De rechtbank gaat er op grond van de verklaring van betrokkene van uit dat hij per oogst ten minste € 2.000,00 heeft verdiend. In het vonnis in de hoofdzaak heeft de rechtbank gemotiveerd uiteengezet waarom zij van oordeel is dat betrokkene zijn rol zo klein mogelijk heeft proberen te maken. Mede gelet op zijn wisselende verklaringen heeft de rechtbank dat vermoeden ook over zijn verdiensten. Mogelijk heeft hij meer voordeel genoten, maar de verklaring van betrokkene is het enige aanknopingspunt waaruit concreet iets blijkt over zijn verdiensten. De rechtbank neemt dit dan ook als uitgangspunt. Uit de bewijsmiddelen blijkt dat er in de elf panden in totaal 22 oogsten hebben plaatsgevonden. De rechtbank schat het wederrechtelijk verkregen voordeel derhalve op € 44.000,00. Anders dan de verdediging gaat de rechtbank uit van het aantal oogsten in alle woningen waarbij aanwijzingen zijn gevonden dat er eerder is geoogst en waarvan een rapport wederrechtelijk verkregen voordeel is opgemaakt. De rechtbank heeft de bevoegdheid om het wederrechtelijk verkregen voordeel te schatten en is hierbij niet gebonden aan eerdere standpunten van het openbaar ministerie.
Vorderingen benadeelde partijen
Bij het vonnis in de strafzaak heeft de rechtbank de vorderingen van de benadeelde partijen toegewezen tot een totaalbedrag van € 43.644,93. Ingevolge artikel 36e, negende lid, Sr dienen bij de bepaling van de omvang van het bedrag waarop het wederrechtelijk verkregen voordeel wordt geschat, de aan benadeelde partijen onherroepelijk in rechte toegekende vorderingen in mindering te worden gebracht. Ondanks dat het in dit geval nog niet gaat om onherroepelijk in rechte toegekende vorderingen en er dus geen verplichting bestaat om de toegewezen vorderingen in mindering te brengen op het wederrechtelijk verkregen voordeel, zal de rechtbank hier vanuit een oogpunt van efficiëntie toch rekening mee houden.
De rechtbank zal echter niet het gehele toegewezen bedrag in mindering brengen op de schatting van het wederrechtelijk verkregen voordeel, omdat betrokkene voor een gedeelte van dat bedrag, te weten € 19.114,29, samen met [mededader] hoofdelijk is veroordeeld tot betaling aan de benadeelde partij. Dit bedrag zal niet in mindering worden gebracht op het geschatte wederrechtelijk verkregen voordeel. Het kan zich voordoen dat betrokkene alsnog zijn aandeel in die schuld voldoet door betaling aan [mededader] . Hij kan in dat geval op grond van artikel 6:6:26 lid 1 Wetboek van Strafvordering alsnog het verzoek doen het bedrag van de opgelegde ontnemingsmaatregel te verminderen.
De rechtbank zal het overige toegewezen bedrag aan schadevergoeding van € 24.530,64 (€ 43.644,93 minus € 19.114,29) wel volledig in mindering brengen op het geschatte wederrechtelijke voordeel.
Vaststelling ontnemingsbedrag
Gelet op wat hiervoor is overwogen, zal de rechtbank het terug te betalen bedrag vaststellen op € 19.469,36 (€ 44.000,- minus € 24.530,64). De rechtbank legt aan betrokkene de verplichting op tot betaling van dit bedrag aan de Staat.

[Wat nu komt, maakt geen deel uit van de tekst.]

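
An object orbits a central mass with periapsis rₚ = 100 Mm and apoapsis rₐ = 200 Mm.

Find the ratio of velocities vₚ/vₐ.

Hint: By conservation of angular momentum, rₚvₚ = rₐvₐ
rₚ = 100 Mm = 1 × 10^8 m
rₐ = 200 Mm = 2 × 10^8 m
rₚvₚ = rₐvₐ  ⇒  vₚ/vₐ = rₐ/rₚ
vₚ/vₐ = (2 × 10^8) / (1 × 10^8) = 2

Final answer: vₚ/vₐ = 2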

5.De wettelijke voorschriften

De beslissing berust op artikel 36e Sr.

6.De beslissing

De rechtbank:
- stelt het bedrag waarop het wederrechtelijk verkregen voordeel wordt geschat vast op
€ 19.469,36;
- legt betrokkene de verplichting op tot betaling aan de staat van
€ 19.469,36, ter ontneming van het wederrechtelijk verkregen voordeel;
- bepaalt de duur van de gijzeling, die bij niet betaling van het ontnemingsbedrag kan worden gevorderd, op
389 dagen;
- wijst de vordering van de officier van justitie voor het overige af.
Dit vonnis is gewezen door mr. M. Breeman, voorzitter, mr. M. Diepenhorst en mr. J.B. Uiterwijk, rechters, in tegenwoordigheid van mr. J.C.M. de Haas, griffier, en is uitgesproken ter openbare zitting op 24 november 2022.